Kuyumculukta el işçiliği; sabır, dikkat ve sezgi ister. Ama benim yolumda, bunlara bir de ruh katmak vardı. El işçiliğiyle ortaya koyduğum takıları sadece aksesuar değil; bir duruş, bir niyet ve bir enerjinin taşıyıcısı olarak gördüm.

Gümüş ve bakır kullanarak hem modern hem geleneksel çizgilerde çalışan sanatçı, beş elementin (su, toprak, ağaç, ateş, metal) ruhunu takılarına işliyorum. Biz kadınlar gibi; değişken, güçlü, derin ve dönüştürücü. Özellikle kadınlar için takının sadece süs değil, bir koruma, ifade ve bağ kurma biçimi olduğuna inanıyorum. Tasarımlarımın her birini ayrı bir "tılsımlı" olarak yaratıyorum.

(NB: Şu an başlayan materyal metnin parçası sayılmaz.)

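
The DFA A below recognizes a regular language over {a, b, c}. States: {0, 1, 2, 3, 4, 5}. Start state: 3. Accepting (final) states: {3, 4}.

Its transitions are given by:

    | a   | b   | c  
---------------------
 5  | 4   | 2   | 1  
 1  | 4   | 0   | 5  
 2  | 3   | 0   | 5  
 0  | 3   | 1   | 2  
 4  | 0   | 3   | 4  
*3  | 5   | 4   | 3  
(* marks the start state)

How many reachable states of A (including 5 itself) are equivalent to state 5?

All states are reachable from the start state.
Start with accepting vs non-accepting: {3,4} | {0,1,2,5}.
No further refinement is possible. Final partition (2 blocks): {3,4} | {0,1,2,5}.
State 5 belongs to the block {0,1,2,5}, which has 4 states.

4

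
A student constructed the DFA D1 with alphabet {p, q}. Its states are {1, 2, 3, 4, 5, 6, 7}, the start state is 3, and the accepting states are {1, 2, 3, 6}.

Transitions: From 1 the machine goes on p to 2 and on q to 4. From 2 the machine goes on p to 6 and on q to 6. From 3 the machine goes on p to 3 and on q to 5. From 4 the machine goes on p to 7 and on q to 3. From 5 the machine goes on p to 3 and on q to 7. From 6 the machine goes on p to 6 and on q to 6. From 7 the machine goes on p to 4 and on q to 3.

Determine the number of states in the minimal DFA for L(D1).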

Sanatında parlak, rafine, konformist bir ışıltıdan uzak duruyorum. Doğallığı, kusurda gizli güzelliği ve duygunun izini taşıyan formları tercih ediyorum. Çünkü gerçek gücü, ‘olduğu gibi kalabilmek’ olarak görüyorum.

DÜNYA KADINLARINA MESAJI
Son dönemde atölyesini evine taşıyan Tasarım Sanatçısı Daştan, çalışmalarını Instagram üzerinden paylaşıyor. Milano, Roma ve Londra Mücevher Haftaları’ndan aldığı davetleri “İşte sanatının evrensel gücü” sözleriyle özetlerken dünya kadınlarına da şu mesajı veriyor:
“Duygularımız, sezgilerimiz ve özgün fikirlerimiz var. Ve ben bu dünyada takılar aracılığıyla kadınlara kendi seslerini yeniden hatırlatmak istiyorum.”